May 26, 2016, 12:27 PM EDT
Chabahar, Baluchistan.
(Source: Beluchistan/flickr)

In a curious twist of events, the U.S. is now indirectly backing the construction of a mega-port in Iran. Earlier this week the leaders of India, Iran, and Afghanistan signed a transit agreement centering on the Iranian port of Chabahar -- a clear riposte to the $46 billion China-Pakistan Economic Corridor (CPEC), with its terminus in the Pakistani port of Gwadar, only 45 miles east.

China’s plans to turn Gwadar into an economic hub could reshape the region’s geopolitics.
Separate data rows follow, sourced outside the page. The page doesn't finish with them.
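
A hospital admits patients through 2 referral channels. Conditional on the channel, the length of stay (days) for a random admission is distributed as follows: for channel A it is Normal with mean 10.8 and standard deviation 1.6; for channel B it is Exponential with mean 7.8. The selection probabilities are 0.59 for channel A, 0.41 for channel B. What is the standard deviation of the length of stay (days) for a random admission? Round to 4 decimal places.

5.3509

Per component, A: μ=10.8, E[X²]=119.2; B: μ=7.8, E[X²]=121.68.
E[X] = 0.59·10.8 + 0.41·7.8 = 9.57.
E[X²] = 0.59·119.2 + 0.41·121.68 = 120.217.
Var(X) = E[X²] − (E[X])² = 120.217 − 91.5849 = 28.6319.
SD(X) = √28.6319 = 5.35088.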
It would give China a new trade link from its relatively undeveloped West to key Arabian Sea shipping routes at the mouth of the oil-rich Persian Gulf — and might someday be a base for projecting Chinese naval influence, as Blouin News wrote last year.

Meanwhile, Delhi is keen to expand its economic links to Central Asia while completely circumventing archrival Pakistan. (India considers the current routes to those countries unreliable due to Islamabad stalling the Indian goods that pass through Pakistani territory.) So India has had its eye on Chabahar for years, but its investment is only going through now after most U.S. sanctions against Iran were lifted earlier this year. 

"For India to be able to contribute to the economic development of Afghanistan, it needs access that it does not readily have across its land boundary. And India is seeking to deepen its energy relationship with the Central Asian countries and looking for routes that would facilitate that," U.S. assistant secretary of state for South Asia Nisha Desai Biswal told the Senate foreign relations committee on Tuesday.

Indian P.M. Narendra Modi’s visit to Iran this week resulted in the signing of 12 agreements, including $500 million financing for the development of the port of Chabahar. An Indian firm and an Iranian firm will jointly undertake the 10-year port construction, while another Indian company will fund and develop the $1.6 billion Chabahar-Zahedan railway line. India also plans to invest $16 billion in the Chabahar free trade zone.

“There is no comparison in scale and intent between China’s role in Gwadar and India’s in Chabahar, but the Americans are pleased that India is pushing back against the Chinese expansionist mindset," said South Asia expert and author Adam V. Larkey. Likewise, Biswal assured the senators that Washington has been "very clear with the Indians what our security concerns have been and we would continue to engage them on those issues."

In this complex mishmash of geopolitics, Washington's two most reliable friends are India and Afghanistan, and Iran is the only way to circumvent Pakistan, whose relationship with the U.S. is as turbulent as ever. Washington's tacit approval is fine, as long as it keeps a close eye on what's going on and no U.S. funding or security presence is required for the Chabahar scheme to work.